Los años son el peso que la vida acarrea. Una
perogrullada con la que hay que aguantarse, pero que, al mismo tiempo, nos enseña
a buscar recovecos para aceptar sus pasos. Y a adaptarnos, sumisos y asustados,
a los cambios que los días, implacables tras cada amanecer, imponen cuando
llega una noche a la que nos rendimos, súbditos, temerosos, con la ilusión de
ver que el nuevo día nos salude como si nada hubiera sido. Modorros, deambulamos
ajenos por una oscuridad que es un presagio para, tras cada alborada, resucitar
de un sueño intruso y déspota que no nos pertenece. De un sueño que no es
nuestro, que es hijo tributario de las horas, del transcurso callado del anhelo.
Del seguir inconsciente en ese instante absurdo que es la vida.
Es el amor sereno el que sostiene este edificio
extraño de cercana distancia. El amor generoso que sólo espera ser y recorre un
camino de ida y vuelta sin ninguna exigencia. El amor entregado que se mantiene
en gestos que miramos furtivos, en sonrisas de pronto y sin saber, en
respuestas calladas, en años de sentirse cotidiano y, acaso, inadvertido. Es
ese amor sereno que, silente y discreto, no obstante, en ocasiones, se agranda
alborozado y ocupa, así, el espacio malgastado por la rutina lánguida del día
de cada día. Y es entonces un refugio acogedor y tierno y múltiple que difumina
angustias, que cauteriza penas, que no sabe de quejas ni reproches. Un bálsamo
que alivia este temor de ahora, esta intranquilidad de ser conscientes
deambulando entre muertos, de asumir el papel de figurantes, inertes, confinados
en una pesadilla tan real como el frío testimonio de los números, de la que no
queremos ser protagonistas.
Es el amor sereno el que me dice que no puedo
quejarme. Materializado, como está, en mi santa y en mi hija Andrea, confinadas
conmigo y con mis neuras, y con Ángela, Jaime y mi pequeña nieta conmigo en la
distancia, me hace ver qué habría sido de mí sin que estuvieran. Una hecatombe
emocional, sin duda, se hubiera desatado en mis silencios. Tal vez una hecatombe
muy poética, muy creativa, muy mía, pero también muy desastrosamente
irreversible. Y tengo el añadido, cariñoso y distinto, animalmente tierno, de
dos perras, Tara y Luna, que sin duda han captado que algo pasa. Y no es porque
no salgan (vivimos en el campo), es porque no salimos. Y a veces se me acercan
y me miran, les hablo, me sonríen, me hacen cucamonas y se van a vivir que
siguen los gorriones realizando acrobacias en sus morros; que la abubilla que
anida en el jardín canta su cu-cu-cu como hasta siempre; que los mirlos saludan
con su silbo a la tímida luz del nuevo día, y la palmera crece, imperturbable,
esperando que un ángel se decida a dormir, callado, entre sus hojas. Pero los ángeles
nunca bajaron del cielo sino con las metáforas de este o aquel poeta o las
fábulas bíblicas de mi infancia. Ahora, en estos tiempos prosaicos de zozobra y
de miedo (bendito Blas de Otero) los
ángeles son fieramente humanos. Se disfrazan de profesional sanitario, guardia civil, soldado, policía, periodista, farmacéutico, quiosquero, empleado
de supermercado, agricultor, bombero, conductor de ambulancias, cuidador de personas dependientes, basurero,
empleado de limpieza... No duermen en las copas de los árboles pues siempre están
alerta. Y su vigilia, sacrificada, inmensa, es una tranquilizadora guardiana de
los sueños de los que, confinados, esperamos dormidos que nazca un nuevo día.

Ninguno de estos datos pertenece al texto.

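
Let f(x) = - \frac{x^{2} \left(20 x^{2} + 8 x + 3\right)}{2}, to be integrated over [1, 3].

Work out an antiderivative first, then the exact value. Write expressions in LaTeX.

For F(x) to be correct the identity F'(x) - f(x) = 0 must hold.
F(x) = - 2 x^{5} - x^{4} - \frac{x^{3}}{2} is an antiderivative of f.
Check: d/dx[- 2 x^{5} - x^{4} - \frac{x^{3}}{2}] = - 10 x^{4} - 4 x^{3} - \frac{3 x^{2}}{2}, which equals f(x).
F(3) = - \frac{1161}{2}; F(1) = - \frac{7}{2}.
Integral = F(3) - F(1) = -577.

Antiderivative: F(x) = - 2 x^{5} - x^{4} - \frac{x^{3}}{2}; value = -577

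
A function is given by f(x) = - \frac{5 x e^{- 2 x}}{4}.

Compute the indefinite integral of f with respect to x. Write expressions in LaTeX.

f has the shape u'v + uv' for u = \frac{5 x}{8} + \frac{5}{16} and v = e^{- 2 x} — it is the derivative of the product u*v.
Check: d/dx[\frac{\left(10 x + 5\right) e^{- 2 x}}{16}] = - \frac{5 x e^{- 2 x}}{4} = f(x).

F(x) = \frac{\left(10 x + 5\right) e^{- 2 x}}{16} + C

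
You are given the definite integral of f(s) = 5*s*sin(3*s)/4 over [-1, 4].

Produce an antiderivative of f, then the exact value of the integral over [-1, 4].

Antiderivative: F(s) = -5*(3*s*cos(3*s) - sin(3*s))/36; value = -5*cos(12)/3 + 5*sin(12)/36 + 5*sin(3)/36 - 5*cos(3)/12

Check any antiderivative F(s) by computing F'(s) and comparing it with f(s).
F(s) = -5*(3*s*cos(3*s) - sin(3*s))/36 is an antiderivative of f.
Check: d/ds[-5*(3*s*cos(3*s) - sin(3*s))/36] = 5*s*sin(3*s)/4 = f(s).
F(4) = -5*cos(12)/3 + 5*sin(12)/36; F(-1) = 5*cos(3)/12 - 5*sin(3)/36.
Integral = F(4) - F(-1) = -5*cos(12)/3 + 5*sin(12)/36 + 5*sin(3)/36 - 5*cos(3)/12.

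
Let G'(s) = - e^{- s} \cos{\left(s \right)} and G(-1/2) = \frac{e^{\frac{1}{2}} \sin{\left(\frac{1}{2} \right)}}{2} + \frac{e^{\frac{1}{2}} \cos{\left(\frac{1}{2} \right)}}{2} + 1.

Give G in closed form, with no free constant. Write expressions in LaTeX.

G(s) = \frac{\left(2 e^{s} - \sin{\left(s \right)} + \cos{\left(s \right)}\right) e^{- s}}{2}

A first test for any G(s): its s-derivative must equal the given G'(s).
A general antiderivative is - \frac{e^{- s} \sin{\left(s \right)}}{2} + \frac{e^{- s} \cos{\left(s \right)}}{2} + C.
The condition gives C = \frac{e^{\frac{1}{2}} \sin{\left(\frac{1}{2} \right)}}{2} + \frac{e^{\frac{1}{2}} \cos{\left(\frac{1}{2} \right)}}{2} + 1 - (\frac{e^{\frac{1}{2}} \sin{\left(\frac{1}{2} \right)}}{2} + \frac{e^{\frac{1}{2}} \cos{\left(\frac{1}{2} \right)}}{2}) = 1.
So G(s) = \frac{\left(2 e^{s} - \sin{\left(s \right)} + \cos{\left(s \right)}\right) e^{- s}}{2}.
Check: d/ds[\frac{\left(2 e^{s} - \sin{\left(s \right)} + \cos{\left(s \right)}\right) e^{- s}}{2}] = - e^{- s} \cos{\left(s \right)} = G'(s).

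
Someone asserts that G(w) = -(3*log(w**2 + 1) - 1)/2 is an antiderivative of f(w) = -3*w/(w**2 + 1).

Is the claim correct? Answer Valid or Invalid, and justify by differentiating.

Valid - differentiating G returns exactly f.

d/dw[G] = -3*w/(w**2 + 1)
This equals f(w) exactly, so the claim holds.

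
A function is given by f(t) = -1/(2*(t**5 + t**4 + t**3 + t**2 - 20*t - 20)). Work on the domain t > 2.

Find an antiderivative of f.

An antiderivative is F(t) = -log(t - 2)/216 + log(t + 1)/36 - log(t + 2)/72 - log(t**2 + 5)/216 + sqrt(5)*atan(sqrt(5)*t/5)/540.

Factor the denominator (2*(t - 2)*(t + 1)*(t + 2)*(t**2 + 5)) and decompose: f = -(t - 1)/(108*(t**2 + 5)) - 1/(72*(t + 2)) + 1/(36*(t + 1)) - 1/(216*(t - 2)); each piece integrates to a log, atan, or power term.
Check: d/dt[-log(t - 2)/216 + log(t + 1)/36 - log(t + 2)/72 - log(t**2 + 5)/216 + sqrt(5)*atan(sqrt(5)*t/5)/540] = -1/(2*t**5 + 2*t**4 + 2*t**3 + 2*t**2 - 40*t - 40), which equals f(t).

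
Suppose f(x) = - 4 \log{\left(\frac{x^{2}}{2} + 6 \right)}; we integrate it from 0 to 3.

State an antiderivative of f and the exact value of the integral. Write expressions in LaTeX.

Any candidate F(x) must reproduce f(x) exactly when differentiated.
F(x) = - 4 \left(x \log{\left(\frac{x^{2}}{2} + 6 \right)} - 2 x + 4 \sqrt{3} \operatorname{atan}{\left(\frac{\sqrt{3} x}{6} \right)}\right) is an antiderivative of f.
Check: d/dx[- 4 \left(x \log{\left(\frac{x^{2}}{2} + 6 \right)} - 2 x + 4 \sqrt{3} \operatorname{atan}{\left(\frac{\sqrt{3} x}{6} \right)}\right)] = - 4 \log{\left(\frac{x^{2}}{2} + 6 \right)} = f(x).
F(3) = - 12 \log{\left(\frac{21}{2} \right)} - 16 \sqrt{3} \operatorname{atan}{\left(\frac{\sqrt{3}}{2} \right)} + 24; F(0) = 0.
Integral = F(3) - F(0) = - 12 \log{\left(\frac{21}{2} \right)} - 16 \sqrt{3} \operatorname{atan}{\left(\frac{\sqrt{3}}{2} \right)} + 24.

Antiderivative: F(x) = - 4 \left(x \log{\left(\frac{x^{2}}{2} + 6 \right)} - 2 x + 4 \sqrt{3} \operatorname{atan}{\left(\frac{\sqrt{3} x}{6} \right)}\right); value = - 12 \log{\left(\frac{21}{2} \right)} - 16 \sqrt{3} \operatorname{atan}{\left(\frac{\sqrt{3}}{2} \right)} + 24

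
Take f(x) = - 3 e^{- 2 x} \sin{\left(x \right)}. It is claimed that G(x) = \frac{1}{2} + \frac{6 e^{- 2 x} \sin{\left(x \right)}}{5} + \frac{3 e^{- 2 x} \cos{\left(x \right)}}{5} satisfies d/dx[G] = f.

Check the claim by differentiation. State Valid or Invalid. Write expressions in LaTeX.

d/dx[G] = - 3 e^{- 2 x} \sin{\left(x \right)}
This equals f(x) exactly, so the claim holds.

Valid - the claim checks out under differentiation.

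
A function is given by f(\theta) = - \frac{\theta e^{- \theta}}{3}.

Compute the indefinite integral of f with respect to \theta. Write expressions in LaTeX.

Recognize the product-rule pattern: f = u'v + uv' with u = \frac{\theta}{3} + \frac{1}{3}, v = e^{- \theta}, so integration by parts undoes it.
Check: d/d\theta[\frac{\left(\theta + 1\right) e^{- \theta}}{3}] = - \frac{\theta e^{- \theta}}{3} = f(\theta).

F(\theta) = \frac{\left(\theta + 1\right) e^{- \theta}}{3} + C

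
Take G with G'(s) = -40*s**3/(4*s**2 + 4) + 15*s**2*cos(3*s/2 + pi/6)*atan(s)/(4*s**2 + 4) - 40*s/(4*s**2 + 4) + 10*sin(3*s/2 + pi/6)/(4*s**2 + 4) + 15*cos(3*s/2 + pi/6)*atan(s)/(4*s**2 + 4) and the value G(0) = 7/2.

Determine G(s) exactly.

G(s) = (-10*s**2 + 5*sin(3*s/2 + pi/6)*atan(s) + 7)/2

Integrate term by term and add the pieces.
A general antiderivative is -5*s**2 + 5*sin(3*s/2 + pi/6)*atan(s)/2 + 3 + C.
The condition gives C = 7/2 - (3) = 1/2.
So G(s) = (-10*s**2 + 5*sin(3*s/2 + pi/6)*atan(s) + 7)/2.
Check: d/ds[(-10*s**2 + 5*sin(3*s/2 + pi/6)*atan(s) + 7)/2] = (-40*s**3 + 15*s**2*cos(3*s/2 + pi/6)*atan(s) - 40*s + 10*sin(3*s/2 + pi/6) + 15*cos(3*s/2 + pi/6)*atan(s))/(4*s**2 + 4), which equals G'(s).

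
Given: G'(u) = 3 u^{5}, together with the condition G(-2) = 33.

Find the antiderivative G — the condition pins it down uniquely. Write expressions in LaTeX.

G(u) = \frac{u^{6}}{2} + 1

Recover the given G'(u) by differentiating a candidate G(u); any mismatch rules it out.
A general antiderivative is \frac{u^{6}}{2} + C.
The condition gives C = 33 - (32) = 1.
So G(u) = \frac{u^{6}}{2} + 1.
Check: d/du[\frac{u^{6}}{2} + 1] = 3 u^{5} = G'(u).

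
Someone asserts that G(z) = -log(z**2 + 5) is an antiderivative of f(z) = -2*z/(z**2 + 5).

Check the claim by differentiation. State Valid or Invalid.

d/dz[G] = -2*z/(z**2 + 5)
This equals f(z) exactly, so the claim holds.

Valid - the claim checks out under differentiation.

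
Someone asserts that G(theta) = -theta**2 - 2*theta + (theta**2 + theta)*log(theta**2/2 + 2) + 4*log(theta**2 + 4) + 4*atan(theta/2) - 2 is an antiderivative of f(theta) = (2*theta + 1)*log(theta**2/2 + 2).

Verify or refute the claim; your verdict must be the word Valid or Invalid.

d/dtheta[G] = 2*theta*log(theta**2/2 + 2) + log(theta**2/2 + 2)
This equals f(theta) exactly, so the claim holds.

Valid - the claim checks out under differentiation.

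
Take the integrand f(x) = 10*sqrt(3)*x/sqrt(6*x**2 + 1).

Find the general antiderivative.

F(x) = 5*sqrt(2*x**2 + 1/3) + C

f matches the chain-rule pattern g'(h)*h' with inner function h(x) = 2*x**2 + 1/3; substituting u = h(x) collapses the integral.
Check: d/dx[5*sqrt(2*x**2 + 1/3)] = 10*sqrt(3)*x/sqrt(6*x**2 + 1) = f(x).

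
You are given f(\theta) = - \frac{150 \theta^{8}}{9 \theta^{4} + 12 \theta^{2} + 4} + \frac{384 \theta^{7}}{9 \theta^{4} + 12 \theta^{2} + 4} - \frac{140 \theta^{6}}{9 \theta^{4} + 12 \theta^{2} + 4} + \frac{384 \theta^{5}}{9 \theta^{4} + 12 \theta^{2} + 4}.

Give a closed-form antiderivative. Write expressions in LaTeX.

An antiderivative is F(\theta) = \frac{4 \theta^{6} \left(4 - \frac{5 \theta}{4}\right)}{\frac{3 \theta^{2}}{2} + 1}.

Integrate term by term and add the pieces.
Check: d/d\theta[\frac{4 \theta^{6} \left(4 - \frac{5 \theta}{4}\right)}{\frac{3 \theta^{2}}{2} + 1}] = \frac{- 150 \theta^{8} + 384 \theta^{7} - 140 \theta^{6} + 384 \theta^{5}}{9 \theta^{4} + 12 \theta^{2} + 4}, which equals f(\theta).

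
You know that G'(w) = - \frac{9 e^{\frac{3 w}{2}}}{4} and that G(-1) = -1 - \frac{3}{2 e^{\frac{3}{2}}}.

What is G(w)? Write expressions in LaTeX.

A first test for any G(w): its w-derivative must equal the given G'(w).
A general antiderivative is - \frac{3 e^{\frac{3 w}{2}}}{2} + C.
The condition gives C = -1 - \frac{3}{2 e^{\frac{3}{2}}} - (- \frac{3}{2 e^{\frac{3}{2}}}) = -1.
So G(w) = - \frac{3 e^{\frac{3 w}{2}}}{2} - 1.
Check: d/dw[- \frac{3 e^{\frac{3 w}{2}}}{2} - 1] = - \frac{9 e^{\frac{3 w}{2}}}{4} = G'(w).

G(w) = - \frac{3 e^{\frac{3 w}{2}}}{2} - 1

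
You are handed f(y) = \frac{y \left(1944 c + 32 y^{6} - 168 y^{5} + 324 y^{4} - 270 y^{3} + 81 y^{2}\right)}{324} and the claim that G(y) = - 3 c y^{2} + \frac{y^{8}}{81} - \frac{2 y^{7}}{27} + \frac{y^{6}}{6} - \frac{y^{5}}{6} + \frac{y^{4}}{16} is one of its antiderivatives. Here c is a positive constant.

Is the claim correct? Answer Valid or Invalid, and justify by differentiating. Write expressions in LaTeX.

d/dy[G] = - 6 c y + \frac{8 y^{7}}{81} - \frac{14 y^{6}}{27} + y^{5} - \frac{5 y^{4}}{6} + \frac{y^{3}}{4}
d/dy[G] - f(y) = - 12 c y != 0.

Invalid: d/dy[G] - f = - 12 c y, which is not 0.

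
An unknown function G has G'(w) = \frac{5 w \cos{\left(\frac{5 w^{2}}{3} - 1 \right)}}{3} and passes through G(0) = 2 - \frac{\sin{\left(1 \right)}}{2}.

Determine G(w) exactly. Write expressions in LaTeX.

G(w) = \frac{\sin{\left(\frac{5 w^{2}}{3} - 1 \right)}}{2} + 2

G'(w) matches the chain-rule pattern g'(h)*h' with inner function h(w) = \frac{5 w^{2}}{3} - 1; substituting u = h(w) collapses the integral.
A general antiderivative is \frac{\sin{\left(\frac{5 w^{2}}{3} - 1 \right)}}{2} + C.
The condition gives C = 2 - \frac{\sin{\left(1 \right)}}{2} - (- \frac{\sin{\left(1 \right)}}{2}) = 2.
So G(w) = \frac{\sin{\left(\frac{5 w^{2}}{3} - 1 \right)}}{2} + 2.
Check: d/dw[\frac{\sin{\left(\frac{5 w^{2}}{3} - 1 \right)}}{2} + 2] = \frac{5 w \cos{\left(\frac{5 w^{2}}{3} - 1 \right)}}{3} = G'(w).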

Los demonios, con coleta o con pelo trasplantado,
con pantalón pitillo, sin corbata o con ella, con voz ronca o canora,
feministas o no, ministros o ministras, consejeros o consejeras, políticos o
políticas, idiotas que se saltan las normas de confinamiento o lanzan bulos de
mierda en las redes sociales, yo sé bien quiénes son. Y mi primo, también.